By the early 1960s, there was a growing sense that all was not well, either within mainline Protestantism or America itself. Minority voices, especially women and African-Americans, demanded to be heard. Presbyterian historians took up their cause in a continuing attempt to relate the Presbyterian faith to the issues of American society. Andrew Murray’s Presbyterians and the Negro (1966) charted how northern Presbyterians attempted to evangelize black Americans while southern Presbyterians rationalized enslaving them. In addition, he noted that in the post-bellum period, black Presbyterians went from “equal status” in white churches into separate denominations outside white control. While twentieth-century white Presbyterians made strides toward new relationships with their black brothers and sisters, Murray observed that “it is evident that in the foreseeable future most American Negro Protestants will continue to be members of Negro denominations, rather than becoming a part of white denominations like the Presbyterian Church.” Though he did not believe that the 1960s Black Power would prove attractive ultimately, Murray suggested that “the role of white denominations, like the Presbyterians, will probably be to identify themselves with the Negro’s struggle for full equality and help him secure full participation in housing, jobs, and education.”

Southern Presbyterian historians, such as E. T. Thompson, tried to use their historiography to force their branch of the church to confront their poor record on social issues.

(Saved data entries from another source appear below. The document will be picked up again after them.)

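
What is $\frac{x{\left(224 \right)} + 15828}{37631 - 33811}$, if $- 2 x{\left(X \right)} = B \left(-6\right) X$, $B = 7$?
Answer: $\frac{5133}{955} \approx 5.3749$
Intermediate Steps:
$x{\left(X \right)} = 21 X$ ($x{\left(X \right)} = - \frac{7 \left(-6\right) X}{2} = - \frac{\left(-42\right) X}{2} = 21 X$)
$\frac{x{\left(224 \right)} + 15828}{37631 - 33811} = \frac{21 \cdot 224 + 15828}{37631 - 33811} = \frac{4704 + 15828}{3820} = 20532 \cdot \frac{1}{3820} = \frac{5133}{955}$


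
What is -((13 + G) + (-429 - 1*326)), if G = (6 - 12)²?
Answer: 706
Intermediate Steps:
G = 36 (G = (-6)² = 36)
-((13 + G) + (-429 - 1*326)) = -((13 + 36) + (-429 - 1*326)) = -(49 + (-429 - 326)) = -(49 - 755) = -1*(-706) = 706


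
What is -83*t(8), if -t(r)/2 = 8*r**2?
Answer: 84992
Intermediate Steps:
t(r) = -16*r**2
-83*t(8) = -(-1328)*8**2 = -(-1328)*64 = -83*(-1024) = 84992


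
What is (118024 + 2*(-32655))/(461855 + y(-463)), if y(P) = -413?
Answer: 26357/230721 ≈ 0.11424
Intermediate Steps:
(118024 + 2*(-32655))/(461855 + y(-463)) = (118024 + 2*(-32655))/(461855 - 413) = (118024 - 65310)/461442 = 52714*(1/461442) = 26357/230721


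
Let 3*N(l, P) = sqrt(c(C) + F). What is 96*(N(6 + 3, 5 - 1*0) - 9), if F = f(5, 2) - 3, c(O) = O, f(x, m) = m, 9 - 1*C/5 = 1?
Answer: -864 + 32*sqrt(39) ≈ -664.16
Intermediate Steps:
C = 40 (C = 45 - 5*1 = 45 - 5 = 40)
F = -1 (F = 2 - 3 = -1)
N(l, P) = sqrt(39)/3 (N(l, P) = sqrt(40 - 1)/3 = sqrt(39)/3)
96*(N(6 + 3, 5 - 1*0) - 9) = 96*(sqrt(39)/3 - 9) = 96*(-9 + sqrt(39)/3) = -864 + 32*sqrt(39)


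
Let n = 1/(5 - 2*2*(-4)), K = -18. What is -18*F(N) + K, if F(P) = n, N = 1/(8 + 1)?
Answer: -132/7 ≈ -18.857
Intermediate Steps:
N = ⅑ (N = 1/9 = ⅑ ≈ 0.11111)
n = 1/21 (n = 1/(5 - 4*(-4)) = 1/(5 + 16) = 1/21 ≈ 0.047619)
F(P) = 1/21
-18*F(N) + K = -18*1/21 - 18 = -6/7 - 18 = -132/7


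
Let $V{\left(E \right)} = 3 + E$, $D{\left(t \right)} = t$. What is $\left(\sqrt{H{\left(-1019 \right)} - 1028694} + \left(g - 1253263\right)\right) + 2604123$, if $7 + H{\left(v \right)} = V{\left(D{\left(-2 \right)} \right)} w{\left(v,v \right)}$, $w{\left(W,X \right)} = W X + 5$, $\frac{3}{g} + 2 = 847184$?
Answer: $\frac{381474758841}{282394} + \sqrt{9665} \approx 1.351 \cdot 10^{6}$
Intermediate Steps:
$g = \frac{1}{282394}$ ($g = \frac{3}{-2 + 847184} = \frac{3}{847182} = 3 \cdot \frac{1}{847182} = \frac{1}{282394} \approx 3.5412 \cdot 10^{-6}$)
$w{\left(W,X \right)} = 5 + W X$
$H{\left(v \right)} = -2 + v^{2}$ ($H{\left(v \right)} = -7 + \left(3 - 2\right) \left(5 + v v\right) = -7 + 1 \left(5 + v^{2}\right) = -7 + \left(5 + v^{2}\right) = -2 + v^{2}$)
$\left(\sqrt{H{\left(-1019 \right)} - 1028694} + \left(g - 1253263\right)\right) + 2604123 = \left(\sqrt{\left(-2 + \left(-1019\right)^{2}\right) - 1028694} + \left(\frac{1}{282394} - 1253263\right)\right) + 2604123 = \left(\sqrt{\left(-2 + 1038361\right) - 1028694} - \frac{353913951621}{282394}\right) + 2604123 = \left(\sqrt{1038359 - 1028694} - \frac{353913951621}{282394}\right) + 2604123 = \left(\sqrt{9665} - \frac{353913951621}{282394}\right) + 2604123 = \left(- \frac{353913951621}{282394} + \sqrt{9665}\right) + 2604123 = \frac{381474758841}{282394} + \sqrt{9665}$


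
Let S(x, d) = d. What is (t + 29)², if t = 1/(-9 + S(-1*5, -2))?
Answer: 101124/121 ≈ 835.74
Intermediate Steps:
t = -1/11 (t = 1/(-9 - 2) = 1/(-11) = -1/11 ≈ -0.090909)
(t + 29)² = (-1/11 + 29)² = (318/11)² = 101124/121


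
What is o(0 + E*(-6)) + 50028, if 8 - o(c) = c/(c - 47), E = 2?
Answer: 2952112/59 ≈ 50036.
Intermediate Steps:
o(c) = 8 - c/(-47 + c) (o(c) = 8 - c/(c - 47) = 8 - c/(-47 + c))
o(0 + E*(-6)) + 50028 = (-376 + 7*(0 + 2*(-6)))/(-47 + (0 + 2*(-6))) + 50028 = (-376 + 7*(0 - 12))/(-47 + (0 - 12)) + 50028 = (-376 + 7*(-12))/(-47 - 12) + 50028 = (-376 - 84)/(-59) + 50028 = -1/59*(-460) + 50028 = 460/59 + 50028 = 2952112/59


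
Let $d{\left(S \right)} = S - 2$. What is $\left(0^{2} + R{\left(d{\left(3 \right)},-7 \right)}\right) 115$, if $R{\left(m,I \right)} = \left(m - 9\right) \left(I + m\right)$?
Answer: $5520$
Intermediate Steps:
$d{\left(S \right)} = -2 + S$
$R{\left(m,I \right)} = \left(-9 + m\right) \left(I + m\right)$
$\left(0^{2} + R{\left(d{\left(3 \right)},-7 \right)}\right) 115 = \left(0^{2} - \left(-63 - \left(-2 + 3\right)^{2} + 16 \left(-2 + 3\right)\right)\right) 115 = \left(0 + \left(1^{2} + 63 - 9 - 7\right)\right) 115 = \left(0 + \left(1 + 63 - 9 - 7\right)\right) 115 = \left(0 + 48\right) 115 = 48 \cdot 115 = 5520$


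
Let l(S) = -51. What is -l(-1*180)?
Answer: 51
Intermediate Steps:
-l(-1*180) = -1*(-51) = 51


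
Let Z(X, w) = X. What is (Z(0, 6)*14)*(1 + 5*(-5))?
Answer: 0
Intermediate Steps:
(Z(0, 6)*14)*(1 + 5*(-5)) = (0*14)*(1 + 5*(-5)) = 0*(1 - 25) = 0*(-24) = 0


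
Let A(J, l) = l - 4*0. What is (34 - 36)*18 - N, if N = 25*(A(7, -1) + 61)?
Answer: -1536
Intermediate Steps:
A(J, l) = l (A(J, l) = l + 0 = l)
N = 1500 (N = 25*(-1 + 61) = 25*60 = 1500)
(34 - 36)*18 - N = (34 - 36)*18 - 1*1500 = -2*18 - 1500 = -36 - 1500 = -1536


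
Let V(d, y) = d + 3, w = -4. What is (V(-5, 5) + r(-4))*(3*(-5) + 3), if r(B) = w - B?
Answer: 24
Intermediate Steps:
V(d, y) = 3 + d
r(B) = -4 - B
(V(-5, 5) + r(-4))*(3*(-5) + 3) = ((3 - 5) + (-4 - 1*(-4)))*(3*(-5) + 3) = (-2 + (-4 + 4))*(-15 + 3) = (-2 + 0)*(-12) = -2*(-12) = 24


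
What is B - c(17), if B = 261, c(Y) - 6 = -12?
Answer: 267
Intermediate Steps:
c(Y) = -6 (c(Y) = 6 - 12 = -6)
B - c(17) = 261 - 1*(-6) = 261 + 6 = 267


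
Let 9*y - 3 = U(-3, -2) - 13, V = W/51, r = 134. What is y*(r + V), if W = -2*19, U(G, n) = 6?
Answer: -27184/459 ≈ -59.224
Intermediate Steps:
W = -38
V = -38/51 ≈ -0.74510
y = -4/9 (y = 1/3 + (6 - 13)/9 = 1/3 + (1/9)*(-7) = 1/3 - 7/9 = -4/9 ≈ -0.44444)
y*(r + V) = -4*(134 - 38/51)/9 = -4/9*6796/51 = -27184/459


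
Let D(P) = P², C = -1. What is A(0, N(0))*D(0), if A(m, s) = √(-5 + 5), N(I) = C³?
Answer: 0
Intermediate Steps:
N(I) = -1 (N(I) = (-1)³ = -1)
A(m, s) = 0 (A(m, s) = √0 = 0)
A(0, N(0))*D(0) = 0*0² = 0*0 = 0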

In particular, Thompson believed that southern Presbyterian commitments to the doctrine of the “spirituality of the church”—the ideas that the church’s mission is spiritual; that it should be restricted to preaching the Bible and administering the sacraments; and, as a result, it should avoid proclamations on public matters, especially dealing with racial justice—were restricting the church from speaking prophetically to contemporary culture in the American South. As a result, Thompson’s historical work consistently highlighted the negative aspects of the spirituality doctrine. In his little booklet, The Spirituality of the Church (1961), Thompson traced the antebellum debates over slavery and suggested that the spirituality of the church doctrine was forged in that controversy; further, this doctrine was preventing reunion with the northern church and cooperation with the National Council of Churches, he held.

Thompson expanded this argument in a massive, multi-volume work, Presbyterians in the South (1963, 1973). In his telling, southern Presbyterians’ involvement in the national church prior to the Civil War helped shape the way they viewed their calling and task after the war. In particular, the development of a defensive posture over slavery, the increasing attention to “divine right” Presbyterianism, and the preservation of Old School Calvinism shaped southern Presbyterianism in ways that placed it in an intellectual and cultural “backwater” by the start of the twentieth century. The catalyst for change, for entering into the “mainstream,” was a generation of young, moderately liberal scholars (such as Thompson himself) who were determined to open the church to contemporary theological scholarship, move toward greater theological latitude, and engage in a prophetic call for social change. Thompson’s telling of southern Presbyterian progressivism matched the tone of Presbyterian historiography in the 1950s and early 1960s: as long as progressive change was regulated by benevolent, moderate leadership, the identity of the church as a mainline, moderating force and preserver of key American values would continue to be preserved.